Iranian windcatchers: Taming harsh climate for natural ventilation

Press TV – Iranians have managed to tame the hostile conditions of arid climate and extremely warm regions for thousands of years through construction of windcatchers as a sustainable air ventilation technique and artistic representation of their ingenuity in architectural designs.

A windcatcher, windtower, or as Persians called it, badgir, is an architectural element for creation of natural air conditioning in buildings in arid and extremely warm areas.

The birthplace of the technology is still unclear, but it is believed to be initially used by ancient Egyptians. However, it was the Iranians who made the most of the versatile technology and excelled at building the world’s most famous windtowers.

The file photo shows the windtower of the Boroujerdi Mansion in the central Iranian city of Kashan.

Apart from arid and semi-arid areas in central and southern Iran, windcatchers can also be found in traditional Persian-influenced architecture throughout the Middle East, Pakistan and Afghanistan.

Depending on several factors such as geographical and climate conditions, architectural design, purpose of use and budgetary considerations, windcatchers are built in different shapes, including uni-directional, bi-directional, and multi-directional shapes.

The structures mainly serve as temperature regulators, which draw the cool airflow into the building and transfer warm stale air outside.

In dry areas, the incoming airflow is further cooled down by passing above a water pool, howz, or water canal, qanat, located under the badgir. The technique is particularly used in the design of public water reservoirs, Ab anbar, where several windtowers chill down the interior section of the structure even to near freezing temperature.

The file photo shows a view of a Panj (five) Badgir Abnbar (water reservoir) and its windtowres in Kish Island in southern Iran.

In warm humid areas, such as coastal regions, water pools are not used under the windtowers. Instead, the tower allows the low-density hot air to travel upwards and escape out the top and create an airflow which constantly traps the high-density cool air below inside the building.

The direction of the windcatcher depends on the speed and quality of the wind in the environment. In desert areas, where the wind is mainly hot and dusty, the open side of the tower is directed northward to prevent the flow of dust into the building and allow the cooler northern breeze to enter the structure.
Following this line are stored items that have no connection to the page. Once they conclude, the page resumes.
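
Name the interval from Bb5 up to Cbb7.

B to C spans two letter names (B-C), plus an octave — that makes it a ninth of some quality.
A major ninth would be 14 semitones; Bb5 to Cbb7 is 12, two semitones narrower, so the interval is diminished.

diminished ninth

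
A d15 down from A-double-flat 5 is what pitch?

For a fifteenth the letter name doesn't change: still A, two octaves down.
Moving 23 semitones down from Abb5 (the size of a diminished fifteenth) reaches Ab3.

A-flat 3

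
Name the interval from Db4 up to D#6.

AA15

D to D is the same letter name, plus 2 octaves, so the interval is some kind of fifteenth.
The perfect fifteenth is 24 semitones; here we have 26, two semitones wider: doubly augmented.
(Equivalently, a compound doubly augmented octave: a doubly augmented octave plus an octave.)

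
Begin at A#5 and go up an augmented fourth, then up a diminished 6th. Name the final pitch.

Up an augmented fourth from A#5: D##6 (6 semitones up).
D##6 up a diminished sixth → B6 (7 semitones).

B6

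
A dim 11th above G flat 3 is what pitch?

C double-flat 5

Four letters up from G (plus an octave) reaches C.
Moving 16 semitones up from Gb3 (the size of a diminished eleventh) reaches Cbb5.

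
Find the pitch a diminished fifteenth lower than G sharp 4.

A fifteenth keeps the letter name G, two octaves down from G.
A diminished fifteenth spans 23 semitones, so from G#4 the target pitch is G##2.

G double-sharp 2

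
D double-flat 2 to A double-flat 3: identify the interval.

perfect 12th

D to A spans five letter names (D-E-F-G-A), plus an octave: a twelfth.
The perfect twelfth spans 19 semitones, and Dbb2 to Abb3 is exactly 19 semitones — so this is a perfect twelfth.
(Equivalently, a compound perfect fifth: a perfect fifth plus an octave.)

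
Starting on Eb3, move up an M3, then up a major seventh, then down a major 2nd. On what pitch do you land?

E4

Up a major third from Eb3: G3 (4 semitones up).
G3 up a major seventh → F#4 (11 semitones).
F#4 down a major second → E4 (2 semitones).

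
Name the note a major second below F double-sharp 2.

Counting two letter names down from F lands on E.
Moving 2 semitones down from F##2 (the size of a major second) reaches E#2.

E sharp 2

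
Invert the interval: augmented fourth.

The rule of nine gives the new number: 9 − 4 = 5, so a fourth becomes a fifth.
And augmented becomes diminished under inversion, so we get a diminished fifth.

d5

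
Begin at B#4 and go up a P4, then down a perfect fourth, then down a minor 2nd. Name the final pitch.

A perfect fourth up from B#4 is E#5.
Down a perfect fourth from E#5: B#4 (5 semitones down).
A minor second down from B#4 is A##4.

A##4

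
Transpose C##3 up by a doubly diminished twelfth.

The twelfth's letter: C up five letter names plus an octave → G.
A doubly diminished twelfth is 17 semitones; 17 semitones up from C##3 gives G4.

G4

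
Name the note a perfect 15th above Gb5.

Gb7

The letter stays G (same as the start), shifted two octaves up.
Moving 24 semitones up from Gb5 (the size of a perfect fifteenth) reaches Gb7.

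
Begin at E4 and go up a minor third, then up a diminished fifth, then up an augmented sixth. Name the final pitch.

B5

E4 up a minor third → G4 (3 semitones).
Up a diminished fifth from G4: Db5 (6 semitones up).
Db5 up an augmented sixth → B5 (10 semitones).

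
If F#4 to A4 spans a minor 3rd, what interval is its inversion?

Inverted interval numbers add to nine, so a third pairs with a sixth (3 + 6 = 9).
Quality inverts too: minor becomes major. That makes the inversion a major sixth.

M6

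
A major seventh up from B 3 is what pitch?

A sharp 4

Seven letter names up from B: A.
Moving 11 semitones up from B3 (the size of a major seventh) reaches A#4.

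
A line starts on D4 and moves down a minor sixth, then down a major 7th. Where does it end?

A minor sixth down from D4 is F#3.
F#3 down a major seventh → G2 (11 semitones).

G2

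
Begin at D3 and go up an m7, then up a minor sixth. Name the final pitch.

Ab4

A minor seventh up from D3 is C4.
C4 up a minor sixth → Ab4 (8 semitones).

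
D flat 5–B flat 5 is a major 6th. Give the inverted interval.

Interval numbers invert to sum to nine: 6 + 3 = 9, so a sixth inverts to a third.
And major becomes minor under inversion, so we get a minor third.

minor third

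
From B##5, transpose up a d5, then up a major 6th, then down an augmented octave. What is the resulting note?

D#6

B##5 up a diminished fifth → F##6 (6 semitones).
A major sixth up from F##6 is D##7.
D##7 down an augmented octave → D#6 (13 semitones).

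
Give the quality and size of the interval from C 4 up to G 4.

perfect fifth

C to G spans five letter names (C-D-E-F-G) — that makes it a fifth of some quality.
C4 to G4 is 7 semitones, matching the perfect fifth exactly, so the quality is perfect.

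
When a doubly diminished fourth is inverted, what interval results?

Inverted interval numbers add to nine, so a fourth pairs with a fifth (4 + 5 = 9).
Quality inverts too: doubly diminished becomes doubly augmented. That makes the inversion a doubly augmented fifth.

AA5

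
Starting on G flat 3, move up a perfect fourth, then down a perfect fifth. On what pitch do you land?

A perfect fourth up from Gb3 is Cb4.
Cb4 down a perfect fifth → Fb3 (7 semitones).

F flat 3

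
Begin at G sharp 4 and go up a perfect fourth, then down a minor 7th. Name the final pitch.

D sharp 4

A perfect fourth up from G#4 is C#5.
A minor seventh down from C#5 is D#4.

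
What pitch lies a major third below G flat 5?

E double-flat 5

Three letter names down from G: E.
A major third is 4 semitones; 4 semitones down from Gb5 gives Ebb5.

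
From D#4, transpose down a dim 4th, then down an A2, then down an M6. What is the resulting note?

D#4 down a diminished fourth → A##3 (4 semitones).
A##3 down an augmented second → G#3 (3 semitones).
A major sixth down from G#3 is B2.

B2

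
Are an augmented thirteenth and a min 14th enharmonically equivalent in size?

An augmented thirteenth spans 22 semitones, and a minor fourteenth also spans 22 semitones — they're enharmonic.

Yes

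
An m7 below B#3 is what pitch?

C##3

The seventh takes the letter from B down to C.
A minor seventh spans 10 semitones, so from B#3 the target pitch is C##3.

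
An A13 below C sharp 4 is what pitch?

E flat 2

Six letters down from C (plus an octave) reaches E.
An augmented thirteenth spans 22 semitones, so from C#4 the target pitch is Eb2.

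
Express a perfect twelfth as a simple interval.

P5

Take out an octave (7 from the number): 12 − 7 = 5.
That makes a perfect twelfth a compound perfect fifth — an octave plus a perfect fifth.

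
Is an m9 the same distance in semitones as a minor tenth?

No

13 semitones (minor ninth) vs 15 semitones (minor tenth): not equal.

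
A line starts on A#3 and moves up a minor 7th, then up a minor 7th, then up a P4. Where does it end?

B5

A minor seventh up from A#3 is G#4.
G#4 up a minor seventh → F#5 (10 semitones).
A perfect fourth up from F#5 is B5.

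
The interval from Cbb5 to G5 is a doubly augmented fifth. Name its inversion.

Inverted interval numbers add to nine, so a fifth pairs with a fourth (5 + 4 = 9).
And doubly augmented becomes doubly diminished under inversion, so we get a doubly diminished fourth.

doubly diminished fourth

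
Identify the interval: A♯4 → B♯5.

A to B spans two letter names (A-B), plus an octave: a ninth.
The major ninth spans 14 semitones, and A#4 to B#5 is exactly 14 semitones — so this is a major ninth.
(Equivalently, a compound major second: a major second plus an octave.)

major ninth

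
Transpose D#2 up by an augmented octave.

D##3

For an octave the letter name doesn't change: still D, an octave up.
Moving 13 semitones up from D#2 (the size of an augmented octave) reaches D##3.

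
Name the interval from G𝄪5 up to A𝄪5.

major second

G to A spans two letter names (G-A), so the interval is some kind of second.
The major second spans 2 semitones, and G##5 to A##5 is exactly 2 semitones — so this is a major second.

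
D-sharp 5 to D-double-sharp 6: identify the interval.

augmented 8th

D to D is the same letter name, plus an octave: an octave.
D#5 to D##6 spans 13 semitones — one semitone wider than the perfect octave (12) — giving an augmented octave.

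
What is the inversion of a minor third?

Interval numbers invert to sum to nine: 3 + 6 = 9, so a third inverts to a sixth.
Quality inverts too: minor becomes major. That makes the inversion a major sixth.

major sixth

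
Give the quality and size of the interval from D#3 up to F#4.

minor 10th

D to F spans three letter names (D-E-F), plus an octave: a tenth.
At 15 semitones, D#3→F#4 falls one short of a major tenth: minor.
(Equivalently, a compound minor third: a minor third plus an octave.)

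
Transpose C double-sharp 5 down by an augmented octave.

An octave keeps the letter name C, an octave down from C.
Moving 13 semitones down from C##5 (the size of an augmented octave) reaches C#4.

C sharp 4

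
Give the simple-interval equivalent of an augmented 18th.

Subtracting seven from the interval number removes an octave: 18 − 14 = 4.
That makes an augmented eighteenth a compound augmented fourth — 2 octaves plus an augmented fourth.

augmented fourth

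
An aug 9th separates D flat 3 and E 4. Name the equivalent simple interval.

Take out an octave (7 from the number): 9 − 7 = 2.
That makes an augmented ninth a compound augmented second — an octave plus an augmented second.

augmented 2nd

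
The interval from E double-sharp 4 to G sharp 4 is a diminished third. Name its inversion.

The rule of nine gives the new number: 9 − 3 = 6, so a third becomes a sixth.
The quality also flips — diminished becomes augmented — giving an augmented sixth.

A6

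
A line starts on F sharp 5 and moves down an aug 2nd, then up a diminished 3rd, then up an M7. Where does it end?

F flat 6

F#5 down an augmented second → Eb5 (3 semitones).
Eb5 up a diminished third → Gbb5 (2 semitones).
Gbb5 up a major seventh → Fb6 (11 semitones).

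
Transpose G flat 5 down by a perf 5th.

The fifth takes the letter from G down to C.
A perfect fifth spans 7 semitones, so from Gb5 the target pitch is Cb5.

C flat 5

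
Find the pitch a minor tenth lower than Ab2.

Counting three letter names plus an octave down from A lands on F.
A minor tenth spans 15 semitones, so from Ab2 the target pitch is F1.

F1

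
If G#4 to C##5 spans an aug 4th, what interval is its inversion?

The rule of nine gives the new number: 9 − 4 = 5, so a fourth becomes a fifth.
The quality also flips — augmented becomes diminished — giving a diminished fifth.

diminished 5th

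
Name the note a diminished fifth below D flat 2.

G 1

Five letter names down from D: G.
Moving 6 semitones down from Db2 (the size of a diminished fifth) reaches G1.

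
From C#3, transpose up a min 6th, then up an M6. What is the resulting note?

F#4

C#3 up a minor sixth → A3 (8 semitones).
Up a major sixth from A3: F#4 (9 semitones up).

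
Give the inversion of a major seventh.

m2

Interval numbers invert to sum to nine: 7 + 2 = 9, so a seventh inverts to a second.
Quality inverts too: major becomes minor. That makes the inversion a minor second.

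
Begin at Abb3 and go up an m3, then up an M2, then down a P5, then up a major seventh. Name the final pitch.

Fb4

A minor third up from Abb3 is Cbb4.
A major second up from Cbb4 is Dbb4.
Down a perfect fifth from Dbb4: Gbb3 (7 semitones down).
A major seventh up from Gbb3 is Fb4.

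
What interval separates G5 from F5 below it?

major second

Descending from G5 to F5 is the same interval as ascending F5 to G5.
F to G spans two letter names (F-G) — that makes it a second of some quality.
The major second spans 2 semitones, and F5 to G5 is exactly 2 semitones — so this is a major second.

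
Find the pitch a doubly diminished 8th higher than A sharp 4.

For an octave the letter name doesn't change: still A, an octave up.
A doubly diminished octave spans 10 semitones, so from A#4 the target pitch is Ab5.

A flat 5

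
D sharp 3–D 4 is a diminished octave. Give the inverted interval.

The rule of nine gives the new number: 9 − 8 = 1, so an octave becomes a unison.
The quality also flips — diminished becomes augmented — giving an augmented unison.

augmented unison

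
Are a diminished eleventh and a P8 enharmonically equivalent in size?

A diminished eleventh spans 16 semitones; a perfect octave spans 12 semitones. They differ by 4.

No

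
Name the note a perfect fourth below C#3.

G#2

Counting four letter names down from C lands on G.
A perfect fourth is 5 semitones; 5 semitones down from C#3 gives G#2.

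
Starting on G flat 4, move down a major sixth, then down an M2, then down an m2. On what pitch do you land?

G flat 3

Down a major sixth from Gb4: Bbb3 (9 semitones down).
Down a major second from Bbb3: Abb3 (2 semitones down).
A minor second down from Abb3 is Gb3.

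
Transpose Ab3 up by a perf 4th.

Four letter names up from A: D.
A perfect fourth spans 5 semitones, so from Ab3 the target pitch is Db4.

Db4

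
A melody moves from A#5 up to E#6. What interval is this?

perfect 5th

A to E spans five letter names (A-B-C-D-E) — that makes it a fifth of some quality.
Counting semitones, A#5→E#6 is 7, which is the perfect fifth.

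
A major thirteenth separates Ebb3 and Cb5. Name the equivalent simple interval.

Each octave removed subtracts seven from the number: 13 − 7 = 6.
That makes a major thirteenth a compound major sixth — an octave plus a major sixth.

M6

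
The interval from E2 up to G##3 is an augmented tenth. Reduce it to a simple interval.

A3

Each octave removed subtracts seven from the number: 10 − 7 = 3.
So an augmented tenth is an octave plus an augmented third. The quality is unchanged.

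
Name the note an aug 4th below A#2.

Counting four letter names down from A lands on E.
An augmented fourth spans 6 semitones, so from A#2 the target pitch is E2.

E2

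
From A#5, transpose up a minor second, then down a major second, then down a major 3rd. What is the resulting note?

F5

A minor second up from A#5 is B5.
B5 down a major second → A5 (2 semitones).
A major third down from A5 is F5.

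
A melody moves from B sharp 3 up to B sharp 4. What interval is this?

B to B is the same letter name, plus an octave — that makes it an octave of some quality.
B#3 to B#4 is 12 semitones, matching the perfect octave exactly, so the quality is perfect.

perfect octave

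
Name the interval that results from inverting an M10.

minor sixth

First reduce the compound major tenth to its simple form, a major third.
Inverted interval numbers add to nine, so a third pairs with a sixth (3 + 6 = 9).
The quality also flips — major becomes minor — giving a minor sixth.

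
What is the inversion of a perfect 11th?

perfect 5th

First reduce the compound perfect eleventh to its simple form, a perfect fourth.
Interval numbers invert to sum to nine: 4 + 5 = 9, so a fourth inverts to a fifth.
And perfect stays perfect under inversion, so we get a perfect fifth.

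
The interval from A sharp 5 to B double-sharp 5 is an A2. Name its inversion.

diminished seventh

Interval numbers invert to sum to nine: 2 + 7 = 9, so a second inverts to a seventh.
Quality inverts too: augmented becomes diminished. That makes the inversion a diminished seventh.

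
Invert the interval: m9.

M7

First reduce the compound minor ninth to its simple form, a minor second.
The rule of nine gives the new number: 9 − 2 = 7, so a second becomes a seventh.
The quality also flips — minor becomes major — giving a major seventh.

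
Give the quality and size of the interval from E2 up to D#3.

E to D spans seven letter names (E-F-G-A-B-C-D): a seventh.
The major seventh spans 11 semitones, and E2 to D#3 is exactly 11 semitones — so this is a major seventh.

M7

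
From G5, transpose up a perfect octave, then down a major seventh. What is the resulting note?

Ab5

G5 up a perfect octave → G6 (12 semitones).
A major seventh down from G6 is Ab5.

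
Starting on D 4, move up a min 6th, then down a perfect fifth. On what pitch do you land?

E flat 4

D4 up a minor sixth → Bb4 (8 semitones).
Down a perfect fifth from Bb4: Eb4 (7 semitones down).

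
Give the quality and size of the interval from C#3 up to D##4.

C to D spans two letter names (C-D), plus an octave, so the interval is some kind of ninth.
The major ninth is 14 semitones; here we have 15, one semitone wider: augmented.
(Equivalently, a compound augmented second: an augmented second plus an octave.)

augmented ninth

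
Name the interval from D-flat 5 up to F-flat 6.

minor 10th

D to F spans three letter names (D-E-F), plus an octave — that makes it a tenth of some quality.
Db5 to Fb6 is 15 semitones, a half step short of the major tenth (16), so this is minor.
(Equivalently, a compound minor third: a minor third plus an octave.)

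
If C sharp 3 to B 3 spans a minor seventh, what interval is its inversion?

M2

Interval numbers invert to sum to nine: 7 + 2 = 9, so a seventh inverts to a second.
Quality inverts too: minor becomes major. That makes the inversion a major second.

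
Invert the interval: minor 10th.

First reduce the compound minor tenth to its simple form, a minor third.
The rule of nine gives the new number: 9 − 3 = 6, so a third becomes a sixth.
And minor becomes major under inversion, so we get a major sixth.

major sixth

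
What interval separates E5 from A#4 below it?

Descending from E5 to A#4 is the same interval as ascending A#4 to E5.
A to E spans five letter names (A-B-C-D-E) — that makes it a fifth of some quality.
A#4 to E5 spans 6 semitones — one semitone narrower than the perfect fifth (7) — giving a diminished fifth.

d5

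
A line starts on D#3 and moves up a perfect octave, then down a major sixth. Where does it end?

D#3 up a perfect octave → D#4 (12 semitones).
A major sixth down from D#4 is F#3.

F#3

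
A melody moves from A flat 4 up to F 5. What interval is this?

major sixth

A to F spans six letter names (A-B-C-D-E-F) — that makes it a sixth of some quality.
Ab4 to F5 is 9 semitones, matching the major sixth exactly, so the quality is major.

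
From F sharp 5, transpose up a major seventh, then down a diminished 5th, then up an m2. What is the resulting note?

B sharp 5

F#5 up a major seventh → E#6 (11 semitones).
A diminished fifth down from E#6 is A##5.
Up a minor second from A##5: B#5 (1 semitone up).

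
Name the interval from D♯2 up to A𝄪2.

D to A spans five letter names (D-E-F-G-A): a fifth.
A perfect fifth would be 7 semitones; D#2 to A##2 is 8, one semitone wider, so the interval is augmented.

augmented fifth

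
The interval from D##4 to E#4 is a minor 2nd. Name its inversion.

major seventh

The rule of nine gives the new number: 9 − 2 = 7, so a second becomes a seventh.
And minor becomes major under inversion, so we get a major seventh.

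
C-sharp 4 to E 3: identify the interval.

major 6th

Descending from C#4 to E3 is the same interval as ascending E3 to C#4.
E to C spans six letter names (E-F-G-A-B-C) — that makes it a sixth of some quality.
E3 to C#4 is 9 semitones, matching the major sixth exactly, so the quality is major.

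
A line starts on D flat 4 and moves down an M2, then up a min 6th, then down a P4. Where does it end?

E double-flat 4

Db4 down a major second → Cb4 (2 semitones).
A minor sixth up from Cb4 is Abb4.
A perfect fourth down from Abb4 is Ebb4.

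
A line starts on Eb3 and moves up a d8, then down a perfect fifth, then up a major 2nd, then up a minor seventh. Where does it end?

A diminished octave up from Eb3 is Ebb4.
Ebb4 down a perfect fifth → Abb3 (7 semitones).
A major second up from Abb3 is Bbb3.
A minor seventh up from Bbb3 is Abb4.

Abb4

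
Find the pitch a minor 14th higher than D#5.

C#7

The fourteenth's letter: D up seven letter names plus an octave → C.
A minor fourteenth spans 22 semitones, so from D#5 the target pitch is C#7.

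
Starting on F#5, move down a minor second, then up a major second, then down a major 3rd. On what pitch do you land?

D#5

F#5 down a minor second → E#5 (1 semitone).
E#5 up a major second → F##5 (2 semitones).
A major third down from F##5 is D#5.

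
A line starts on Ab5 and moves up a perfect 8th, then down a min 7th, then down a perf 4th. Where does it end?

F5

Ab5 up a perfect octave → Ab6 (12 semitones).
Ab6 down a minor seventh → Bb5 (10 semitones).
Bb5 down a perfect fourth → F5 (5 semitones).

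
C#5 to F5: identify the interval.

diminished 4th

C to F spans four letter names (C-D-E-F): a fourth.
A perfect fourth would be 5 semitones; C#5 to F5 is 4, one semitone narrower, so the interval is diminished.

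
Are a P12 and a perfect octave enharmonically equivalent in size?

A perfect twelfth spans 19 semitones; a perfect octave spans 12 semitones. They differ by 7.

No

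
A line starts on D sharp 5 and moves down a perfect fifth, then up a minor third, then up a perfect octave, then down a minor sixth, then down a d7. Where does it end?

D#5 down a perfect fifth → G#4 (7 semitones).
Up a minor third from G#4: B4 (3 semitones up).
A perfect octave up from B4 is B5.
A minor sixth down from B5 is D#5.
D#5 down a diminished seventh → E##4 (9 semitones).

E double-sharp 4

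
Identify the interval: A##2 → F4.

A to F spans six letter names (A-B-C-D-E-F), plus an octave, so the interval is some kind of thirteenth.
The major thirteenth is 21 semitones; here we have 18, three semitones narrower: doubly diminished.
(Equivalently, a compound doubly diminished sixth: a doubly diminished sixth plus an octave.)

doubly diminished thirteenth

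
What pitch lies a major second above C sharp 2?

Two letter names up from C: D.
Moving 2 semitones up from C#2 (the size of a major second) reaches D#2.

D sharp 2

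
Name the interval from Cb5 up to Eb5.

major 3rd

C to E spans three letter names (C-D-E) — that makes it a third of some quality.
Cb5 to Eb5 is 4 semitones, matching the major third exactly, so the quality is major.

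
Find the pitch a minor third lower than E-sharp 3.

Three letter names down from E: C.
Moving 3 semitones down from E#3 (the size of a minor third) reaches C##3.

C-double-sharp 3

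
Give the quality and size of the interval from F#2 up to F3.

F to F is the same letter name, plus an octave, so the interval is some kind of octave.
A perfect octave would be 12 semitones; F#2 to F3 is 11, one semitone narrower, so the interval is diminished.

diminished octave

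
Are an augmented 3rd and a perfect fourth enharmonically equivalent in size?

An augmented third = 5 semitones = a perfect fourth; enharmonically equal.

Yes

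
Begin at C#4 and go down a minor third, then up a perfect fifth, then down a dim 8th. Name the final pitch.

A minor third down from C#4 is A#3.
A perfect fifth up from A#3 is E#4.
Down a diminished octave from E#4: E##3 (11 semitones down).

E##3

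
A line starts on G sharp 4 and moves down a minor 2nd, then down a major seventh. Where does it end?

G sharp 3

Down a minor second from G#4: F##4 (1 semitone down).
Down a major seventh from F##4: G#3 (11 semitones down).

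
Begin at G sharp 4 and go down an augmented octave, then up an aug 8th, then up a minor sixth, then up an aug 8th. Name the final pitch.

E sharp 6

Down an augmented octave from G#4: G3 (13 semitones down).
Up an augmented octave from G3: G#4 (13 semitones up).
A minor sixth up from G#4 is E5.
Up an augmented octave from E5: E#6 (13 semitones up).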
The rooms located under windcatchers in residential buildings are also used as a place to preserve food stuff for longer periods.

The file photo shows three windcatchers in the central Iranian city of Yazd.

Apart from the practical purposes of windcatchers, the structures are also used as decorative architectural elements which even represent the social status of the owner of the building.

Elaborate brickworks, tileworks and plaster artworks are used to give the windcatchers a more artistic shape.

The Iranian city of Yazd is particularly famous for its stunning skyline, beautified by countless multidirectional windcatchers decorated with myriads of artistic designs.

Every year, the UNESCO World Heritage Site, also known as the city of windcatchers, attracts hundreds of thousands of tourists who come to enjoy the charming view of the skyline and traditional urban design of Yazd.

The city is also home to the world’s tallest windtower located in the historic site of Dowlat Abad Garden. The octagonal windcatcher is 33 meters high and includes unique decorative designs in its exterior and interior.

The file photo shows the world’s tallest windtower in the historic site of Dowlat Abad Garden in Yazd.

The file photo shows the interior view of the world’s tallest windtower in the historic site of Dowlat Abad Garden in Yazd.

Nowadays, the technique is once again becoming popular, with Iranian architects starting to use the design in several post-modern buildings.

The windcatcher technology has also recently been used in Western architecture, including in the visitor center at Zion National Park, Utah, the Kensington Oval cricket ground in Barbados and the Saint-Etienne Metropole’s Zenith.